A Tourist in Rome - Foutain in Piazza Colonna
Location: | 41.90092, 12.48028 In Piazza Colonna, about 6 blocks northeast from the Pantheon, or three blocks west and 1 block north from the Trevi Fountain |
Metro: | Spagna (or Barberini if you're going to the Trevi Fountain first) |
Time: | about 10 minutes |
Cost: | Free |
Hours: | Viewable at any time |
The Foutain in Piazza Colonna is one of the oldest fountains in Rome. It's located in the same piazza as the Column of Marcus Aurelius, on the west side of Via del Corso between the Pantheon and the Trevi Fountain. It was designed by the architect Giacomo Della Porta and constructed by the sculptor Rocco Rossi from Fiesole between 1575 and 1577. Giacomo della Porta designed most (16?) of the fountains which Pope Gregory XIII and his successor Pope Sixtus V built to distribute the water from Acqua Vergine and Acqua Felice.

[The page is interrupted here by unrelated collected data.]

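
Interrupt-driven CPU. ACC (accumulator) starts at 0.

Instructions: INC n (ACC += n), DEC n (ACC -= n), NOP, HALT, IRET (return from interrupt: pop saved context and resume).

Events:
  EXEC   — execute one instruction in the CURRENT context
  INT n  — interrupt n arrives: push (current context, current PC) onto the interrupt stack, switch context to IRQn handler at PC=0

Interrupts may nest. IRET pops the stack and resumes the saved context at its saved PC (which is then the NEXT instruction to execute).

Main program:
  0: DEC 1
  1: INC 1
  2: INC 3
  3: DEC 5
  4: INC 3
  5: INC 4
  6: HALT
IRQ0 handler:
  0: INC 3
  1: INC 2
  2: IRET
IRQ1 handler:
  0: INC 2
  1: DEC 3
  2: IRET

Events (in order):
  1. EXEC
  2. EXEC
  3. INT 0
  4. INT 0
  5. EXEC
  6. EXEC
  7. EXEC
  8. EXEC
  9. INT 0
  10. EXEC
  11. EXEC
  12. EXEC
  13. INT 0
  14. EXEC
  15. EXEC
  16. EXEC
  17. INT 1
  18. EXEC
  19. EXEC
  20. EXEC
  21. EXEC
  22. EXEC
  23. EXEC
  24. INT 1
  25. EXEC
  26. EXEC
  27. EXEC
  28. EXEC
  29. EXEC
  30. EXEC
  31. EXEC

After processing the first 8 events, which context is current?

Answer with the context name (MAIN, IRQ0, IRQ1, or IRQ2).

Event 1 (EXEC): [MAIN] PC=0: DEC 1 -> ACC=-1
Event 2 (EXEC): [MAIN] PC=1: INC 1 -> ACC=0
Event 3 (INT 0): INT 0 arrives: push (MAIN, PC=2), enter IRQ0 at PC=0 (depth now 1)
Event 4 (INT 0): INT 0 arrives: push (IRQ0, PC=0), enter IRQ0 at PC=0 (depth now 2)
Event 5 (EXEC): [IRQ0] PC=0: INC 3 -> ACC=3
Event 6 (EXEC): [IRQ0] PC=1: INC 2 -> ACC=5
Event 7 (EXEC): [IRQ0] PC=2: IRET -> resume IRQ0 at PC=0 (depth now 1)
Event 8 (EXEC): [IRQ0] PC=0: INC 3 -> ACC=8

Answer: IRQ0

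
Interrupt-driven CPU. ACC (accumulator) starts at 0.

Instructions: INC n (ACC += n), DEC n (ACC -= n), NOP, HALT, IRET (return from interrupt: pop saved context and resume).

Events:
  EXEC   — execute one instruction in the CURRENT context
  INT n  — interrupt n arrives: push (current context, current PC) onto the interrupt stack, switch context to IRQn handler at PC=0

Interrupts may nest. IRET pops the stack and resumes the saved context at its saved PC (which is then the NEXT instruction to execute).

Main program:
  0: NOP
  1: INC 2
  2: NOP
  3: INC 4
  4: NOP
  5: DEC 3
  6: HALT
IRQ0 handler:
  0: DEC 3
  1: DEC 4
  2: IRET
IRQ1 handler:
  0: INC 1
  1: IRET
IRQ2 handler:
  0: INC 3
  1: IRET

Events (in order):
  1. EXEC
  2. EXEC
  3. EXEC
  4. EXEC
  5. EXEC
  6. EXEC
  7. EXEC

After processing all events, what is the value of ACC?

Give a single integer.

Event 1 (EXEC): [MAIN] PC=0: NOP
Event 2 (EXEC): [MAIN] PC=1: INC 2 -> ACC=2
Event 3 (EXEC): [MAIN] PC=2: NOP
Event 4 (EXEC): [MAIN] PC=3: INC 4 -> ACC=6
Event 5 (EXEC): [MAIN] PC=4: NOP
Event 6 (EXEC): [MAIN] PC=5: DEC 3 -> ACC=3
Event 7 (EXEC): [MAIN] PC=6: HALT

Answer: 3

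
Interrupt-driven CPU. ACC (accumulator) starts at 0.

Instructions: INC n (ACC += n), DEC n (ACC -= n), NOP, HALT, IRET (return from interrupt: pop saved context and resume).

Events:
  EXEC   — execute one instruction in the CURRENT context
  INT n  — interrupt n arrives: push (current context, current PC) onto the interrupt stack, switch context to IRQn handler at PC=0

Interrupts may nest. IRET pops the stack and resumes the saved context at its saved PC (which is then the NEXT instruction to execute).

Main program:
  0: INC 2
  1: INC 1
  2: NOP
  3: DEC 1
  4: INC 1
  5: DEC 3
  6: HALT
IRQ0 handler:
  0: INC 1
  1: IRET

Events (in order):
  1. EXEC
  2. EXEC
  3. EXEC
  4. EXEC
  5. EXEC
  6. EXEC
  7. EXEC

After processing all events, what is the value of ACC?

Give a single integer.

Event 1 (EXEC): [MAIN] PC=0: INC 2 -> ACC=2
Event 2 (EXEC): [MAIN] PC=1: INC 1 -> ACC=3
Event 3 (EXEC): [MAIN] PC=2: NOP
Event 4 (EXEC): [MAIN] PC=3: DEC 1 -> ACC=2
Event 5 (EXEC): [MAIN] PC=4: INC 1 -> ACC=3
Event 6 (EXEC): [MAIN] PC=5: DEC 3 -> ACC=0
Event 7 (EXEC): [MAIN] PC=6: HALT

Answer: 0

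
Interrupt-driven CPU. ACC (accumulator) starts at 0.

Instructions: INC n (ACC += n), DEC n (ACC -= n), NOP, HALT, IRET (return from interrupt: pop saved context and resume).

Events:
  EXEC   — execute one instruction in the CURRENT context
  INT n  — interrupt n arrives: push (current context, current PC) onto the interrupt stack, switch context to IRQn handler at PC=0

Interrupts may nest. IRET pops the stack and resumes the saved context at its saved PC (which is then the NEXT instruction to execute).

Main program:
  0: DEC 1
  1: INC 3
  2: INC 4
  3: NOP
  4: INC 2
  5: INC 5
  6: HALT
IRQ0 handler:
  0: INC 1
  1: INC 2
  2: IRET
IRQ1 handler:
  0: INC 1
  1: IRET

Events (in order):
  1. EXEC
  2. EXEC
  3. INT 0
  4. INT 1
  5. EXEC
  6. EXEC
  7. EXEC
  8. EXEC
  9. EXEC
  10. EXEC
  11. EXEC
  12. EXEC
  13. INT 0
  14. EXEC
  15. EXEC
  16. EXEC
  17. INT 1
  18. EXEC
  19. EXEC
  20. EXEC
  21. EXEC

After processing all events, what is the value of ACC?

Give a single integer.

Event 1 (EXEC): [MAIN] PC=0: DEC 1 -> ACC=-1
Event 2 (EXEC): [MAIN] PC=1: INC 3 -> ACC=2
Event 3 (INT 0): INT 0 arrives: push (MAIN, PC=2), enter IRQ0 at PC=0 (depth now 1)
Event 4 (INT 1): INT 1 arrives: push (IRQ0, PC=0), enter IRQ1 at PC=0 (depth now 2)
Event 5 (EXEC): [IRQ1] PC=0: INC 1 -> ACC=3
Event 6 (EXEC): [IRQ1] PC=1: IRET -> resume IRQ0 at PC=0 (depth now 1)
Event 7 (EXEC): [IRQ0] PC=0: INC 1 -> ACC=4
Event 8 (EXEC): [IRQ0] PC=1: INC 2 -> ACC=6
Event 9 (EXEC): [IRQ0] PC=2: IRET -> resume MAIN at PC=2 (depth now 0)
Event 10 (EXEC): [MAIN] PC=2: INC 4 -> ACC=10
Event 11 (EXEC): [MAIN] PC=3: NOP
Event 12 (EXEC): [MAIN] PC=4: INC 2 -> ACC=12
Event 13 (INT 0): INT 0 arrives: push (MAIN, PC=5), enter IRQ0 at PC=0 (depth now 1)
Event 14 (EXEC): [IRQ0] PC=0: INC 1 -> ACC=13
Event 15 (EXEC): [IRQ0] PC=1: INC 2 -> ACC=15
Event 16 (EXEC): [IRQ0] PC=2: IRET -> resume MAIN at PC=5 (depth now 0)
Event 17 (INT 1): INT 1 arrives: push (MAIN, PC=5), enter IRQ1 at PC=0 (depth now 1)
Event 18 (EXEC): [IRQ1] PC=0: INC 1 -> ACC=16
Event 19 (EXEC): [IRQ1] PC=1: IRET -> resume MAIN at PC=5 (depth now 0)
Event 20 (EXEC): [MAIN] PC=5: INC 5 -> ACC=21
Event 21 (EXEC): [MAIN] PC=6: HALT

Answer: 21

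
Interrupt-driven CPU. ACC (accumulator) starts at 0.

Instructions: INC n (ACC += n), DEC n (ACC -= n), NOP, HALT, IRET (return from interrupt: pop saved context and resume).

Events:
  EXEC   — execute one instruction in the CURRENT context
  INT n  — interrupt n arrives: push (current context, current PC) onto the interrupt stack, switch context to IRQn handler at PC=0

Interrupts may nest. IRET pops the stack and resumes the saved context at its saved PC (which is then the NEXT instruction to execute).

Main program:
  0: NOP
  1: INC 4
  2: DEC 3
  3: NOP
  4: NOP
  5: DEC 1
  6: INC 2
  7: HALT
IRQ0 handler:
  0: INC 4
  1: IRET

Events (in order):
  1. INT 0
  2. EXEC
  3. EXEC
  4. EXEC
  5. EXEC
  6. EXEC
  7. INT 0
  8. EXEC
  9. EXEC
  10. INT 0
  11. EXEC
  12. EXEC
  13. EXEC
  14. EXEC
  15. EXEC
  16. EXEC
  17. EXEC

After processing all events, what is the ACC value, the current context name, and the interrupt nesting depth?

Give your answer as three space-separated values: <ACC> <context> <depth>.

Event 1 (INT 0): INT 0 arrives: push (MAIN, PC=0), enter IRQ0 at PC=0 (depth now 1)
Event 2 (EXEC): [IRQ0] PC=0: INC 4 -> ACC=4
Event 3 (EXEC): [IRQ0] PC=1: IRET -> resume MAIN at PC=0 (depth now 0)
Event 4 (EXEC): [MAIN] PC=0: NOP
Event 5 (EXEC): [MAIN] PC=1: INC 4 -> ACC=8
Event 6 (EXEC): [MAIN] PC=2: DEC 3 -> ACC=5
Event 7 (INT 0): INT 0 arrives: push (MAIN, PC=3), enter IRQ0 at PC=0 (depth now 1)
Event 8 (EXEC): [IRQ0] PC=0: INC 4 -> ACC=9
Event 9 (EXEC): [IRQ0] PC=1: IRET -> resume MAIN at PC=3 (depth now 0)
Event 10 (INT 0): INT 0 arrives: push (MAIN, PC=3), enter IRQ0 at PC=0 (depth now 1)
Event 11 (EXEC): [IRQ0] PC=0: INC 4 -> ACC=13
Event 12 (EXEC): [IRQ0] PC=1: IRET -> resume MAIN at PC=3 (depth now 0)
Event 13 (EXEC): [MAIN] PC=3: NOP
Event 14 (EXEC): [MAIN] PC=4: NOP
Event 15 (EXEC): [MAIN] PC=5: DEC 1 -> ACC=12
Event 16 (EXEC): [MAIN] PC=6: INC 2 -> ACC=14
Event 17 (EXEC): [MAIN] PC=7: HALT

Answer: 14 MAIN 0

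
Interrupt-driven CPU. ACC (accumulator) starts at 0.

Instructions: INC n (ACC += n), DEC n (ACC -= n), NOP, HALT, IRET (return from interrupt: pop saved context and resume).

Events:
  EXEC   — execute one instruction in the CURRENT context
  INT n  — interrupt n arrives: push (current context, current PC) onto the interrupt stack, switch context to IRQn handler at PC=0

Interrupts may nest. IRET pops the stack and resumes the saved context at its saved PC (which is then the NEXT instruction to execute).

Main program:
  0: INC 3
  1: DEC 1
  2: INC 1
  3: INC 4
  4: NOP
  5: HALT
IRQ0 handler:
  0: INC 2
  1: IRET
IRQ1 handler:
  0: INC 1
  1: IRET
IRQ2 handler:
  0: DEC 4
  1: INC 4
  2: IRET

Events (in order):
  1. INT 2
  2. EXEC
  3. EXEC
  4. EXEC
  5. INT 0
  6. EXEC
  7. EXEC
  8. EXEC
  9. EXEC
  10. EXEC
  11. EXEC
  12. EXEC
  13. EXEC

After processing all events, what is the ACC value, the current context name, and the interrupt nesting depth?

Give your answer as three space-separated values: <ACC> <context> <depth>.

Event 1 (INT 2): INT 2 arrives: push (MAIN, PC=0), enter IRQ2 at PC=0 (depth now 1)
Event 2 (EXEC): [IRQ2] PC=0: DEC 4 -> ACC=-4
Event 3 (EXEC): [IRQ2] PC=1: INC 4 -> ACC=0
Event 4 (EXEC): [IRQ2] PC=2: IRET -> resume MAIN at PC=0 (depth now 0)
Event 5 (INT 0): INT 0 arrives: push (MAIN, PC=0), enter IRQ0 at PC=0 (depth now 1)
Event 6 (EXEC): [IRQ0] PC=0: INC 2 -> ACC=2
Event 7 (EXEC): [IRQ0] PC=1: IRET -> resume MAIN at PC=0 (depth now 0)
Event 8 (EXEC): [MAIN] PC=0: INC 3 -> ACC=5
Event 9 (EXEC): [MAIN] PC=1: DEC 1 -> ACC=4
Event 10 (EXEC): [MAIN] PC=2: INC 1 -> ACC=5
Event 11 (EXEC): [MAIN] PC=3: INC 4 -> ACC=9
Event 12 (EXEC): [MAIN] PC=4: NOP
Event 13 (EXEC): [MAIN] PC=5: HALT

Answer: 9 MAIN 0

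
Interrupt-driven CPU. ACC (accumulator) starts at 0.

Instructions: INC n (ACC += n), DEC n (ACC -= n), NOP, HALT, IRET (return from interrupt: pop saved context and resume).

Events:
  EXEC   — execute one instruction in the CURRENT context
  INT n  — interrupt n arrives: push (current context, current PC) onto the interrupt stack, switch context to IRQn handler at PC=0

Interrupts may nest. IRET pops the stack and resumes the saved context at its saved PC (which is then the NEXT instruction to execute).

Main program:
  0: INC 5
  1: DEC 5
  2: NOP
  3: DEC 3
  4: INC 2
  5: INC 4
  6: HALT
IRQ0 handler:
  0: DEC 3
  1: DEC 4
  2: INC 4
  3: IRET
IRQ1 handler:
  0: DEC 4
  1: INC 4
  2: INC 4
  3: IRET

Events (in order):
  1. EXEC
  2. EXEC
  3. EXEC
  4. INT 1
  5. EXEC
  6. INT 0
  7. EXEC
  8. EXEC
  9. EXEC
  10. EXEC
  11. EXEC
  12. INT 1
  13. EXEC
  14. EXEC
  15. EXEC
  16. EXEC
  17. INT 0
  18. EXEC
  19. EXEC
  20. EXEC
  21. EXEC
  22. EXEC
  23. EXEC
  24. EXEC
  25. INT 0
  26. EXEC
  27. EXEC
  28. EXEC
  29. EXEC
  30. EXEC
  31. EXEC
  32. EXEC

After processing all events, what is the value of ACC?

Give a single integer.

Answer: 2

Derivation:
Event 1 (EXEC): [MAIN] PC=0: INC 5 -> ACC=5
Event 2 (EXEC): [MAIN] PC=1: DEC 5 -> ACC=0
Event 3 (EXEC): [MAIN] PC=2: NOP
Event 4 (INT 1): INT 1 arrives: push (MAIN, PC=3), enter IRQ1 at PC=0 (depth now 1)
Event 5 (EXEC): [IRQ1] PC=0: DEC 4 -> ACC=-4
Event 6 (INT 0): INT 0 arrives: push (IRQ1, PC=1), enter IRQ0 at PC=0 (depth now 2)
Event 7 (EXEC): [IRQ0] PC=0: DEC 3 -> ACC=-7
Event 8 (EXEC): [IRQ0] PC=1: DEC 4 -> ACC=-11
Event 9 (EXEC): [IRQ0] PC=2: INC 4 -> ACC=-7
Event 10 (EXEC): [IRQ0] PC=3: IRET -> resume IRQ1 at PC=1 (depth now 1)
Event 11 (EXEC): [IRQ1] PC=1: INC 4 -> ACC=-3
Event 12 (INT 1): INT 1 arrives: push (IRQ1, PC=2), enter IRQ1 at PC=0 (depth now 2)
Event 13 (EXEC): [IRQ1] PC=0: DEC 4 -> ACC=-7
Event 14 (EXEC): [IRQ1] PC=1: INC 4 -> ACC=-3
Event 15 (EXEC): [IRQ1] PC=2: INC 4 -> ACC=1
Event 16 (EXEC): [IRQ1] PC=3: IRET -> resume IRQ1 at PC=2 (depth now 1)
Event 17 (INT 0): INT 0 arrives: push (IRQ1, PC=2), enter IRQ0 at PC=0 (depth now 2)
Event 18 (EXEC): [IRQ0] PC=0: DEC 3 -> ACC=-2
Event 19 (EXEC): [IRQ0] PC=1: DEC 4 -> ACC=-6
Event 20 (EXEC): [IRQ0] PC=2: INC 4 -> ACC=-2
Event 21 (EXEC): [IRQ0] PC=3: IRET -> resume IRQ1 at PC=2 (depth now 1)
Event 22 (EXEC): [IRQ1] PC=2: INC 4 -> ACC=2
Event 23 (EXEC): [IRQ1] PC=3: IRET -> resume MAIN at PC=3 (depth now 0)
Event 24 (EXEC): [MAIN] PC=3: DEC 3 -> ACC=-1
Event 25 (INT 0): INT 0 arrives: push (MAIN, PC=4), enter IRQ0 at PC=0 (depth now 1)
Event 26 (EXEC): [IRQ0] PC=0: DEC 3 -> ACC=-4
Event 27 (EXEC): [IRQ0] PC=1: DEC 4 -> ACC=-8
Event 28 (EXEC): [IRQ0] PC=2: INC 4 -> ACC=-4
Event 29 (EXEC): [IRQ0] PC=3: IRET -> resume MAIN at PC=4 (depth now 0)
Event 30 (EXEC): [MAIN] PC=4: INC 2 -> ACC=-2
Event 31 (EXEC): [MAIN] PC=5: INC 4 -> ACC=2
Event 32 (EXEC): [MAIN] PC=6: HALT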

It was built to provide clean drinking water to the Roman residents. Della Porta's original plan was to place an antique Roman statue of Marforio (now in the Marforio courtyard of the Capitoline Museum), a sea god, in the fountain, against a background of a rocky grotto, behind which the Column of Marcus Aurelius would be seen. Instead, the fountain constructed was simply an octagonal basin of pink marble from the island of Chios in Greece, with 16 carved white marble lion heads around the basin. A round stone bowl was placed on a pedestal in the center and water flowed from this bowl into the basin. In 1830, the original damaged central bowl was replaced with the current one made of white marble by the architect Alessandro Stocchi. He also added two groups of dolphins, their tails wrapped around seashells, sprouting water from their mouths, at either end of the basin.